Kuta, Lombok


I had many fears and anxieties about coming travelling, but one thing I hadn’t even considered I should be scared of was natural disasters.

Last night whilst eating dinner, a huge magnitude seven earthquake struck Lombok, 38 miles North from Kuta Town where we are. We felt it very hard. Everyone ran out of the restaurants into the street, staff running in to the back to grab their children. After it had stopped, we just went to sit back down to dinner, but everyone seemed to be fleeing around us. It didn’t click for us that we were at risk of a tsunami. We started running away from the coast with everyone else, but it was clear we needed a faster mode of transport; luckily a pick-up truck loaded with people was pulling out of a hotel, and someone shouted at us to jump in the back too. We drove a few minutes inland, to higher ground, where we then waited. It was a terrifying few hours. Finally the message came through that the tsunami warning had been lifted.

We’re feeling very lucky; escaping with just an egg on my head from leaping into the pick-up, and one phone down. We assume Elliot’s phone was flung from his pocket in the chaos, but it’s just an object, we’re OK. It looks like the earthquake has devastated much of the North of Lombok, where most buildings lack proper structure and are made with weak building materials. It’s heartbreaking knowing it’ll take these people years to rebuild their lives.

I had two hours sleep last night; I’m not sure if we were feeling aftershocks or just imagining it via exhaustion and adrenaline overdose, but we kept thinking the ground was shaking, like there was another earthquake starting. We’d leap up every 20 minutes or so and head outside, only to realise it had stopped. Very scary, not something I’ll get over quickly I feel.

Im feeling even more fortunate after seeing how badly the Gili Islands have been affected; we were there just days ago, and last night 1000 tourists had to be evacuated by the Indonesian Navy. It had crossed my mind that there’s no high ground in the Gili Islands, so it would be terrifying having no immediate escape.

I’ve had a little sleep this afternoon, but my hypersensitivity to movement means I wake up startled every time a lorry goes past on the main road, or Elliot turns over on the bed. I’m so tired I can barely think. I hope I sleep better tonight but I’m not holding my breath; at least I have the luxury of being able to leave here in two days time and be free from the risk and anxiety, unlike the locals who have so much suffering left to endure.


I actually managed 5 hours sleep last night, albeit very broken. We had two large aftershocks, which we had to run outside for, but other than that the ground was just quivering ever so slightly, pretty much constantly. My half-wake, half-dream state, the state that makes you feel like you’re falling so you jolt violently in bed, still kept making me feel like the ground was violently shaking. I think that’s something I’ll get over when we’re in a safer area. We slept in our clothes again, and had evacuation bags packed and ready by the door, so we were as prepared as we could be.

We tried to have a relaxed day yesterday, and will do the same today.

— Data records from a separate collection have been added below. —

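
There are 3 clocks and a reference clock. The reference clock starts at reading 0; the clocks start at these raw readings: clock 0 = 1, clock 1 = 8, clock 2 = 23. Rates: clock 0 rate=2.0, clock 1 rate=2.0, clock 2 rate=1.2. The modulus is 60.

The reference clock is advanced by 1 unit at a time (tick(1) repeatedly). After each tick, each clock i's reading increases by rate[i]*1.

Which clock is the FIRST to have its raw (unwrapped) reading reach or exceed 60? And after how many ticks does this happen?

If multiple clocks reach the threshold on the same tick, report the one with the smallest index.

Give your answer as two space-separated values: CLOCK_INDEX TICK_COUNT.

clock 0: start=1, rate=2.0, needs 60-1 = 59; ticks = ceil(59/2.0) = ceil(29.5000) = 30; reading at tick 30 = 1 + 2.0*30 = 61.0000
clock 1: start=8, rate=2.0, needs 60-8 = 52; ticks = ceil(52/2.0) = ceil(26.0000) = 26; reading at tick 26 = 8 + 2.0*26 = 60.0000
clock 2: start=23, rate=1.2, needs 60-23 = 37; ticks = ceil(37/1.2) = ceil(30.8333) = 31; reading at tick 31 = 23 + 1.2*31 = 60.2000
Minimum tick count = 26; winners = [1]; smallest index = 1

Answer: 1 26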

Seeing the town operate pretty normally is reassuring, so sitting in a cafe is one of the best places for us (conveniently!).


Yesterday actually turned out better than planned. We took a walk up to a view point; a point we were told we should evacuate to had we not been picked up by the pick-up when the tsunami warning was issued. The views were beautiful, but it was bittersweet. I only took four photos here in Kuta; the first three are from when we first arrived, and the last from that tsunami evacuation viewpoint.

We’re leaving Lombok today. I feel exhausted, drained, and traumatised, but happy to be able to leave. I’m excited for a stress-free nights sleep, as I’ve been so on edge and deprived these past 3 nights. We’re going on to Labuan Bajo in Flores, where we will be doing a tour of Komodo Island to see the dragons, so we have that to look forward to. Hopefully it’s a smoother ride from here on out!